# Timeshare resorts St. John, British Virgin Islands



## Billpcti (Aug 29, 2015)

Can anyone recommend timeshare resorts located in these areas that are accessible thru II during the winter months of January and February? Four active, senior adults are traveling.


----------



## DeniseM (Aug 29, 2015)

The Westin St. John is the most well-known timeshare, but I don't think you can get an exchange during high season.

Suggestion:  Click on Resorts and Reviews at the top of the forum, and review the resorts in this area.


----------



## LisaRex (Oct 1, 2015)

I don't recall seeing Westin St. John in II ever, let alone high season. 

There is another fractional/timeshare place that had a few entries in II last year when it was still in the sales phase.  It was in Cruz Bay.  I think it was Sunset Ridge, but I'm not for certain.


----------



## Beaglemom3 (Oct 1, 2015)

Are you speaking of two different places ?

St. John, U.S.V.I.  and/or The *B.V.I.* such as Tortola, Jost Van Dyke, Virgin Gorda  or both ?

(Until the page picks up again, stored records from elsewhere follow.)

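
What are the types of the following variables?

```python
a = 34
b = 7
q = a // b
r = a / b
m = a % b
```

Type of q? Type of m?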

I have seen Tortola, B.V.I. a few times in January and February, but that's over an approx. 10 year time span.

As a former WSJ owner (St. John), I have never seen an exchange in Jan or Feb and I'm always checking.

Renting may be your best bet.


-


----------



## Helios (Nov 14, 2015)

Billpcti said:


> Can anyone recommend timeshare resorts located in these areas that are accessible thru II during the winter months of January and February? Four active, senior adults are traveling.



It is very, very, very unlikely this will happen.


----------